The story itself, about three broken misfits lifting each other up, is as predictable as they come, but wistful and heartwarming and without a shred of cynicism despite its cynical personalities. All rough and tough on the outside, both Mr. Hunham and Mr. Tully—theirs is the kind of affluent and cordial school that necessitates the use of Mr.—gradually soften their edges shaped by shades of depression and misfortune, understanding each other as human beings. A heavy-handed and over-gesturing performer at first, Sessa settles into his role almost in real time, relaxing into his character’s beats as the story progresses, revealing the devastating nature of his familial problems.
Mary receives the film’s most moving arc. Having lost her son, a graduate of the very school she works at, to the Vietnam war, she’s a quietly suffering woman on the inside, always a little headstrong, but a little broken, too. As grief takes its toll on her, Randolph brilliantly adapts to the subtle changes in her character’s visceral world, poignantly reflecting the haunting on-and-off grip grief has on human beings. To his credit, Hemingson writes her with specificity and enough breathing room—thankfully, she is not a wise-cracking third-wheel to the two men’s storylines. In “The Holdovers,” she is a holdover herself, with demons of her own to battle against.
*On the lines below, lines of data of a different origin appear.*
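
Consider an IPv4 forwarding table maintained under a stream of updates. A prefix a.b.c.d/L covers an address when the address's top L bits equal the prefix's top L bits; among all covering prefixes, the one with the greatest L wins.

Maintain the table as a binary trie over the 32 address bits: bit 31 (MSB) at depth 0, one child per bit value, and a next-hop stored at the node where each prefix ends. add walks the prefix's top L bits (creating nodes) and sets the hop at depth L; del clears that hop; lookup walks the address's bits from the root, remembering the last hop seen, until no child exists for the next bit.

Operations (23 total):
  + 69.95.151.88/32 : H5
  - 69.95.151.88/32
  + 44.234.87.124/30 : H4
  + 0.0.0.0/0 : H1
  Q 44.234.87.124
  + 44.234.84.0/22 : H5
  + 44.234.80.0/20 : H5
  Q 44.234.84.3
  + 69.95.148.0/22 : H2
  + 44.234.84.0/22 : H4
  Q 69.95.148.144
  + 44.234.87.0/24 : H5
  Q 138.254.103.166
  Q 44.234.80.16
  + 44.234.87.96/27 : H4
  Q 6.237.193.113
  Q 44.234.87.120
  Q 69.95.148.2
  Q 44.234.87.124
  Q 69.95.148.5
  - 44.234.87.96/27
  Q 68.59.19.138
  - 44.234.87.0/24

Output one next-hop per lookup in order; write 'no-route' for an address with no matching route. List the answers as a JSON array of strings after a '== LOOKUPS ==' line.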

There is often a lovely rhythm amid these characters for whom it’s not the most wonderful time of the year. There are stolen moments across TV rooms, restaurants, diners, a last-minute holiday party, a trip to Boston and a familial dinner at the school’s dining hall, under the shadow of a hilariously sad and crooked Christmas tree as oddball as the trio it’s supposed to comfort.
The film is also filled with memorable side characters, the loveliest of them played by Carrie Preston as a sunshiny admin. Although it might promptly be added to your holiday movie rotation as a new staple, “The Holdovers” doesn’t exactly feel like a new classic—it feels too familiar for that. Still, it does something tried-and-true so well and affectionally.